The Dakota project delivers both state-of-the-art research and robust, usable software for optimization and UQ. Broadly, the Dakota software’s advanced parametric analyses enable design exploration, model calibration, risk analysis, and quantification of margins and uncertainty with computational models. The Dakota toolkit provides a flexible, extensible interface between such simulation codes and its iterative systems analysis methods, which include:
- optimization with gradient and nongradient-based methods;
- uncertainty quantification with sampling, reliability, stochastic expansion, and epistemic methods;
- parameter estimation using nonlinear least squares (deterministic) or Bayesian inference (stochastic); and
- sensitivity/variance analysis with design of experiments and parameter study methods.
These capabilities may be used on their own or as components within advanced strategies such as hybrid optimization, surrogate-based optimization, mixed integer nonlinear programming, or optimization under uncertainty.
Intended Use and Impact
Computational methods developed in structural mechanics, heat transfer, fluid mechanics, shock physics, and many other fields of engineering can be an enormous aid to understanding the complex physical systems they simulate. Often, it is desired to use these simulations as virtual prototypes to obtain an optimized design for a particular system, or to develop confidence in performing predictions for systems that cannot be observed or tested directly. This effort seeks to enhance the utility of these computational simulations by enabling their use for a variety of iterative analyses, so that simulations may be used not just for single-point solutions, but also achieve broader impact in the areas of credible prediction and optimal design.
This allows analysts to address the fundamental engineering questions of foremost importance to our programs, such as
- “What is the best design?”
- “How safe is it?”
- “How much confidence do I have in my answer?”

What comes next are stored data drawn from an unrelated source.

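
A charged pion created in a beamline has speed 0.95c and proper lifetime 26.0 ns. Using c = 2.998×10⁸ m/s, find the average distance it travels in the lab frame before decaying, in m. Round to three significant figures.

Lorentz factor: γ = (1 − 0.9025)^(−1/2) = 3.2026.
Lab-frame lifetime: Δt = γτ = 3.2026 × 26.0 ns = 83.268 ns.
Distance: d = vΔt = 0.95 × 2.998×10⁸ m/s × 8.3268×10^-8 s = 23.7 m.

23.7 m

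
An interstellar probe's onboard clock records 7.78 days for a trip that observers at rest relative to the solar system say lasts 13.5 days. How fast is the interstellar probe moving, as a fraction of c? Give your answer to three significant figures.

0.817c

γ = Δt/Δτ = 13.5/7.78 = 1.7352.
β = √(1 − 1/γ²) = √(1 − 0.332125) = √0.667875 = 0.817.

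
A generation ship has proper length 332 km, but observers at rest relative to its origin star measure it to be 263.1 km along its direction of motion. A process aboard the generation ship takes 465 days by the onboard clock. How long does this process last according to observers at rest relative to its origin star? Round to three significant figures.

587 days

γ = L₀/L = 332/263.1 = 1.26188.
Δt = γΔτ = 1.26188 × 465 = 587 days.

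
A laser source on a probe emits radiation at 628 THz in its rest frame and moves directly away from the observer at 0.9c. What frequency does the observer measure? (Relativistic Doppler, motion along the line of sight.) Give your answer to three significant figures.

Relativistic Doppler (source moving away): f_obs = f_src · √((1−β)/(1+β)).
With β = 0.9: factor = √(0.1/1.9) = 0.22942.
f_obs = 628 × 0.22942 = 144 THz.

144 THz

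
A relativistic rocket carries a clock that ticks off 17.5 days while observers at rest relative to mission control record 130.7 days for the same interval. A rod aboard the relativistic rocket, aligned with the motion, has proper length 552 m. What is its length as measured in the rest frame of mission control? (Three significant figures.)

From Δt = γΔτ: γ = 130.7/17.5 = 7.46857.
The rod contracts by the same γ: 552 m / 7.46857 = 73.9 m.

73.9 m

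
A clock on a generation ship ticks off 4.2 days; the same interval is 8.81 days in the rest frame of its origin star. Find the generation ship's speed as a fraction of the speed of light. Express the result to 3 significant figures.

0.879c

γ = Δt/Δτ = 8.81/4.2 = 2.0976.
β = √(1 − 1/γ²) = √(1 − 0.227277) = √0.772723 = 0.879.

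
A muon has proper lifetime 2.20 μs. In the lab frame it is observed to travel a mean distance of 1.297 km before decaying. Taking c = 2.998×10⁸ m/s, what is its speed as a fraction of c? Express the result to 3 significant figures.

Let x = d/(cτ) = 1297 m / (2.998×10⁸ m/s × 2.200×10^-6 s) = 1.9665. Since d = βγcτ, x = βγ = β/√(1−β²).
Solving: β² = x²/(1+x²) = 3.86712/4.86712 = 0.79454, so β = 0.891.

0.891c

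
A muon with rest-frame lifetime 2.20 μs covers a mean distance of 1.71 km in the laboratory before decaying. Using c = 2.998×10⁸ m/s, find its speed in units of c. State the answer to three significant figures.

Let x = d/(cτ) = 1710 m / (2.998×10⁸ m/s × 2.200×10^-6 s) = 2.5926. Since d = βγcτ, x = βγ = β/√(1−β²).
Solving: β² = x²/(1+x²) = 6.72157/7.72157 = 0.870493, so β = 0.933.

0.933c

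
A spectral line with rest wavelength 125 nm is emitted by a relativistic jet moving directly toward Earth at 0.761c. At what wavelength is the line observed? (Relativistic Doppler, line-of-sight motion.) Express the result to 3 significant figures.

Relativistic Doppler for wavelength: λ_obs = λ_src · √((1−β)/(1+β)).
With β = 0.761: factor = √(0.239/1.761) = 0.3684.
λ_obs = 125 × 0.3684 = 46.0 nm.

46.0 nm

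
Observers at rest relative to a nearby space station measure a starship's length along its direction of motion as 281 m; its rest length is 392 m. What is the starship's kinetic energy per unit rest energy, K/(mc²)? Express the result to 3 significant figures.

γ = L₀/L = 392/281 = 1.39502.
Since K = (γ−1)mc², K/(mc²) = 1.39502 − 1 = 0.395.

0.395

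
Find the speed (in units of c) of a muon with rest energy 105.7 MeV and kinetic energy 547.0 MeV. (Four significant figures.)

0.9868c

K = (γ−1)mc², so γ = 1 + 547.0/105.7 = 6.175.
Then v/c = √(1 − γ⁻²) = √(1 − 0.0262256) = √0.9737744 = 0.9868.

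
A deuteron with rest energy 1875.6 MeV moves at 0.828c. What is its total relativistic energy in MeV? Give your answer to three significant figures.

3340 MeV

With β = 0.828, γ = 1/√(1 − 0.828²) = 1/√0.314416 = 1.7834.
Total energy: E = γmc² = 1.7834 × 1875.6 MeV = 3340 MeV.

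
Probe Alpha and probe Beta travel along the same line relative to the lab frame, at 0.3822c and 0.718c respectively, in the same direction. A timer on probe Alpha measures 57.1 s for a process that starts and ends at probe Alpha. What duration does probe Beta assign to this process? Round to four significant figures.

Speed of probe Alpha in probe Beta's frame: u = (v_A − v_B)/(1 − v_A v_B/c²) = (0.3822 − 0.718)/(1 − 0.3822×0.718) = −0.3358/0.7255804 = −0.4628; |u| = 0.4628c.
γ for this relative speed: γ = 1/√(1 − 0.214184) = 1.1281.
The clock on probe Alpha records proper time, so probe Beta measures Δt = γΔτ = 1.1281 × 57.1 = 64.41 s.

64.41 s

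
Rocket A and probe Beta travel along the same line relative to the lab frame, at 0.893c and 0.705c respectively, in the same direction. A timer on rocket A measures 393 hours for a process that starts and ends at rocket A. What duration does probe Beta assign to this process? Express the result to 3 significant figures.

456 hours

Speed of rocket A in probe Beta's frame: u = (v_A − v_B)/(1 − v_A v_B/c²) = (0.893 − 0.705)/(1 − 0.893×0.705) = 0.188/0.370435 = 0.50751; |u| = 0.50751c.
γ for this relative speed: γ = 1/√(1 − 0.257566) = 1.1606.
The clock on rocket A records proper time, so probe Beta measures Δt = γΔτ = 1.1606 × 393 = 456 hours.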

with respect to system performance objectives such as:
- minimizing weight, cost, or defects;
- limiting a critical temperature, stress, or vibration response;
- maximizing performance, reliability, throughput, reconfigurability, agility, or design robustness
A systematic approach for addressing these questions will lead to higher confidence in our computational simulations, in turn leading to better designs and improved system performance. Moreover, a reduced dependence on physical testing can shorten the design cycle and reduce development costs.
C++ Software Toolkit
Written in C++, the Dakota toolkit provides a flexible, extensible interface between simulation codes and a variety of iterative systems analysis methods, including optimization, uncertainty quantification, deterministic/stochastic calibration, and parametric/sensitivity/variance analysis. These capabilities may be used on their own or as foundational components within advanced solution strategies that coordinate multiple computational models and iteration methods. Initiated in 1994, it strives to span the research to production spectrum, providing both a mature tool for production use as well as a foundation for new algorithm research.
Dakota is open source under GNU LGPL, with applications spanning defense programs for DOE and DOD, climate modeling, computational materials, nuclear power, renewable energy, and many others.